Manda quem tem dinheiro. Obedece quem não se respeita

por Sulamita Esteliam

Todas as vezes que ouço, vejo o Bob Fernandes nos vídeos que acesso no Youtube, penso o quanto é uma pena que a TV Gazeta e seu jornal noturno, onde atua no comentário político, esteja restrita a alguns poucos telespectadores nesse Brasil continental.

Na postagem da quarta-feira finda, o jornalista fala sobre a ingerência dos órgãos de segurança estadunidenses nos nosso sistema homólogo, o que inclui a polícia federal, a inteligência e, ele não diz mas é óbvio, nosso sistema de Justiça.

Comenta a propósito de evento promovido em São Paulo, que inclui análise da Lava Jato, por ninguém menos que o FBI e pelo Departamento de Justiça dos Estados Unidos – o equivalente ao Ministério Público brasileiro.

Ao que se depreende, só o Conjur, sítio de notícias do mundo jurídico, cobriu. A imprensa, mesmo a venal, não teve acesso e, claro, esperneia. Só que não.

Faz de conta que não vê e não sofre com a consequência dos seus atos e omissões. A tal liberdade de imprensa não se sustenta em nações sob golpe, mas que golpe!?  Isso é noia conveniente de petista, cacareja.

É um escândalo de promiscuidade e de cumplicidade com a desfaçatez atrás do outro. E a culpa é de quem, quem?

Todavia, nesses tempos obscuros, como pontua Wilson Ferreira em sua coluna na Revista Fórum, referindo-se aos escritores libertinos diante do Iluminismo, não causa espécie que os “vícios privados sejam transformados em virtudes públicas”.

Com a conivência e prática ativa das des-autoridades brasileiras constituídas nos três poderes. E uma ajuda providencial do poder do Norte, da des-Justiça a serviço da plutocracia e do PIG-associado.

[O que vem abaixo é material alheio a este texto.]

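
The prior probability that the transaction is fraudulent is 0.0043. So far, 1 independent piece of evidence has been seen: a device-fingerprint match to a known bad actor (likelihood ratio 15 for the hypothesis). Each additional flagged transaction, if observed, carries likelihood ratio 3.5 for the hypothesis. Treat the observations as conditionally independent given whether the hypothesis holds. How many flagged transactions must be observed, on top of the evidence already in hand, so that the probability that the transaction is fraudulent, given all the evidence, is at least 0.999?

Prior odds = 0.0043/0.9957 = 43/9957.
Bayes factor of the evidence already in hand = 15.
Odds after that evidence = (43/9957) × 15 = 215/3319.
Target odds = 0.999/0.001 = 999.
Need 3.5ⁿ ≥ 999 ÷ (215/3319) = 3315681/215.
3.5⁷ = 823543/128 falls short of 3315681/215 but 3.5⁸ = 5764801/256 reaches it, so n = 8.

8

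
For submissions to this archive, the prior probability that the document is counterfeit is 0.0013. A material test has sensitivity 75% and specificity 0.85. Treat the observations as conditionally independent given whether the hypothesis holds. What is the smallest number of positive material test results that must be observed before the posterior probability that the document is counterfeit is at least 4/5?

5

Prior odds = 0.0013/0.9987 = 13/9987.
False-positive rate = 1 − 0.85 = 0.15; likelihood ratio of a positive = 0.75/0.15 = 5.
Target odds: 0.8 ÷ 0.2 = 4.
Need (13/9987) × 5ⁿ ≥ 4, i.e. 5ⁿ ≥ 39948/13.
5⁴ = 625 falls short of 39948/13 but 5⁵ = 3125 reaches it, so n = 5.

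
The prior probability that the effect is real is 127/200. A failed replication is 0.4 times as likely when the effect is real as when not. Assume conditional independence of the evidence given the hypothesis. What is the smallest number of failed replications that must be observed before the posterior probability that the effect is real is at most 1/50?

Prior odds: 0.635 ÷ 0.365 = 127/73.
Likelihood ratio per failed replication = 0.4.
Target odds: 0.02 ÷ 0.98 = 1/49.
Need (127/73) × 0.4ⁿ ≤ 1/49, i.e. 0.4ⁿ ≤ 73/6223.
0.4⁴ = 0.0256 is still above 73/6223 but 0.4⁵ = 0.01024 is at or below it, so n = 5.

5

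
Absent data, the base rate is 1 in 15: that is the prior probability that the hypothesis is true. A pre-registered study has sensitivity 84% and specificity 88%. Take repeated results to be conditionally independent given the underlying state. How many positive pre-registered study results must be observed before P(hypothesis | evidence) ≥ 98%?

4

Prior odds = (1/15)/(14/15) = 1/14.
False-positive rate = 1 − 0.88 = 0.12; likelihood ratio of a positive = 0.84/0.12 = 7.
Target odds: 0.98 ÷ 0.02 = 49.
Need (1/14) × 7ⁿ ≥ 49, i.e. 7ⁿ ≥ 686.
7³ = 343 falls short of 686 but 7⁴ = 2401 reaches it, so n = 4.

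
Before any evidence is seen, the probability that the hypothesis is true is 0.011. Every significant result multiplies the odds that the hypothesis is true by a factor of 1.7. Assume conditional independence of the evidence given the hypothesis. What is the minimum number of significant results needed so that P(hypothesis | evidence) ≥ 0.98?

16

Prior odds = 0.011/0.989 = 11/989.
Likelihood ratio per significant result = 1.7.
Target odds: 0.98 ÷ 0.02 = 49.
Require 1.7ⁿ ≥ 49 ÷ (11/989) = 48461/11.
1.7¹⁵ ≈2862.42 falls short of 48461/11 but 1.7¹⁶ ≈4866.12 reaches it, so n = 16.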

RenatoAroeira, sempre genial, resume à perfeição: missão cumprida.

Aliás, não fogem, aqueles do desgoverno usurpador golpista, o que caracteriza a nossa elite e a maioria de nossa classe média, eterna candidata ao deslumbramento, já que a ascensão anda de ré: o eterno complexo de vira-latas.

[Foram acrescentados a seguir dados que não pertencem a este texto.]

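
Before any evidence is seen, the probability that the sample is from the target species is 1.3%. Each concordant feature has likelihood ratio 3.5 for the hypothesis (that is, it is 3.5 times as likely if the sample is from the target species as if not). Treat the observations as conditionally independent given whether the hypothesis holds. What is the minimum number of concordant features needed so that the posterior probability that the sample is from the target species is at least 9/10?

6

Prior odds: 0.013 ÷ 0.987 = 13/987.
Likelihood ratio per concordant feature = 3.5.
Target posterior odds = 0.9/0.1 = 9.
Need (13/987) × 3.5ⁿ ≥ 9, i.e. 3.5ⁿ ≥ 8883/13.
3.5⁵ = 525.21875 falls short of 8883/13 but 3.5⁶ = 1838.265625 reaches it, so n = 6.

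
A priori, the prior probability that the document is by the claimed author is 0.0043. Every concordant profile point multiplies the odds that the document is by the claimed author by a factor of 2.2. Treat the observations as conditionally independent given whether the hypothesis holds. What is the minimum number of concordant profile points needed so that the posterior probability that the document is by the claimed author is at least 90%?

10

Prior odds = 0.0043/0.9957 = 43/9957.
Likelihood ratio per concordant profile point = 2.2.
Target odds: 0.9 ÷ 0.1 = 9.
Require 2.2ⁿ ≥ 9 ÷ (43/9957) = 89613/43.
2.2⁹ ≈1207.27 falls short of 89613/43 but 2.2¹⁰ ≈2655.99 reaches it, so n = 10.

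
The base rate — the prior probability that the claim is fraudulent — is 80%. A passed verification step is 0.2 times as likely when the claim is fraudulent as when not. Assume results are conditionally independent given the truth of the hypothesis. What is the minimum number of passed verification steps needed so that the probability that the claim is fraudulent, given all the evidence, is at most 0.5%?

5

Prior odds: 0.8 ÷ 0.2 = 4.
Likelihood ratio per passed verification step = 0.2.
Target odds: 0.005 ÷ 0.995 = 1/199.
Require 0.2ⁿ ≤ 1/199 ÷ 4 = 1/796.
0.2⁴ = 0.0016 is still above 1/796 but 0.2⁵ = 0.00032 is at or below it, so n = 5.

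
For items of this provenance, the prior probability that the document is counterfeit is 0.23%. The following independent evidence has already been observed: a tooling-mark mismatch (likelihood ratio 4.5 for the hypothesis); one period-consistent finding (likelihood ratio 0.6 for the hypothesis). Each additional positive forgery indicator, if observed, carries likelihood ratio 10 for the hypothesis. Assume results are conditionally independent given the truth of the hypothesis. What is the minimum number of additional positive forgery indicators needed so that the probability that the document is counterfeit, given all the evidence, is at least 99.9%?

Prior odds = 0.0023/0.9977 = 23/9977.
Combined Bayes factor of the evidence already in hand = 4.5 × 0.6 = 2.7.
Odds after that evidence = (23/9977) × 2.7 = 621/99770.
Target odds = 0.999/0.001 = 999.
Need 10ⁿ ≥ 999 ÷ (621/99770) = 3691490/23.
10⁵ = 100000 falls short of 3691490/23 but 10⁶ = 1000000 reaches it, so n = 6.

6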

Ora, direi, manda quem tem dinheiro. Obedece quem não se respeita.

O convescote estadunidense, por exemplo, contou com a presença do chefe da CGU – Controladoria Geral da União. E de ícones do empresariado nativo e advogados encantados, com perdão da rima pobre.

A soberania em troca de espelhinhos…

Aí é melhor reclamar com o papa.

Assim, coube a Bob Fernandes, na TV Gazeta, registrar o assunto. Mais importante: desnudar o que significa o FBI, a Cia e que tais da terra do Tio Sam saracotearem em nosso território sem dar acesso à divulgação até pelo PIG;

Mesmo que o sinal digital da emissora paulista possa ser acessado em diversas regiões do País, além, é claro, dos lares que canais por assinatura, o alcance é limitado.

Enquanto isso, a emissora dos Marinho está em todas as salas de espera, nos consultórios médicos, nos dentistas e até, incompreensivelmente nos sindicatos.

Espalha-se Brasil afora, captura até os habitantes da Amazônia com seus repórteres adestrados, apresentadores-estrelas e comentaristas mamulengos como Merval Pereira e Míriam Leitão, só para ficar nos mais caricatos.

Não está sozinha no modus operandi manipulativo. Só que as demais, mesmo as que arrotam importância como a Band, o SBT ou mesmo a Record, acabam sendo apenas espectros.

É por isso que as ruas gritam, e este blogue anão, e esta velha escriba ecoam: “Desliga a Globo que o Brasil melhora”.

Compartilho o vídeo do comentário do Bob Fernandes na edição da última terça-feira do Jornal da Gazeta, e fecho com a transcrição para ajudar a fluir o que ele diz:

“Publicado em 7 de fev de 2018

Nesta terça o FBI estrelou evento em São Paulo. Sobre corrupção, lavagem de dinheiro, fraudes, compliance… E a Lava Jato.

Presente Antônio Carlos Vasconcellos Nóbrega, Corregedor-Geral da CGU. 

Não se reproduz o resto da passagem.